Critical race theory divides us all into groups in which we are either victims or possessors of privilege who benefit from what we are told is structural racism embedded into everything that happens in society.

Nor is it an accident that the Black Lives Matter movement and its theorists, like Ibram X. Kendi, are prominent advocates of the notion that Jews, who come in all colors and nationalities, are white, and that the State of Israel is an expression of oppressive white privilege.

Myths about Jewish privilege helped justify an anti-Jewish riot in 1991, even though that was patently absurd since the Jews of Crown Heights had so little privilege that they were not even able to get the city government and police to take their plight seriously for days. But the same myths about privilege and conspiracy theories by latter-day race-baiters helped fuel not only the appalling attacks on Orthodox Jews in Brooklyn in 2019, but also the anti-Jewish violence that took place on the streets of American cities in May of this year in reaction to the fighting between Israel and Hamas terrorists in Gaza.

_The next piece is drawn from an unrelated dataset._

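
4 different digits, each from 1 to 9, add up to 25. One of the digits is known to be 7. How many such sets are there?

4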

Some may argue that the particular circumstances that created the pogrom in Crown Heights are not likely to recur. The truth is that the same justifications for anti-Semitic violence used then are no longer relegated to the margins of society, and are now treated as respectable ideas taught on college campuses and given deference by the press and government.

If a three-day riot against Jews seems unimaginable today, consider that Americans witnessed weeks of riots in the name of the BLM movement last summer with police similarly unwilling to step in to stop them. Not only is it easy to imagine a new round of Jewish violence in America, we’ve already witnessed it happen again with many Jews as indifferent to it today as they were to what happened in Crown Heights.

That means that not only are we still obligated to remember the events of August 1991, but we should also understand that far from being marooned in a dark past, the lies that helped kill Yankel Rosenblum have actually gained traction among intellectuals and popular culture. We ignore the consequences of legitimizing critical race theory and its advocates at our own peril.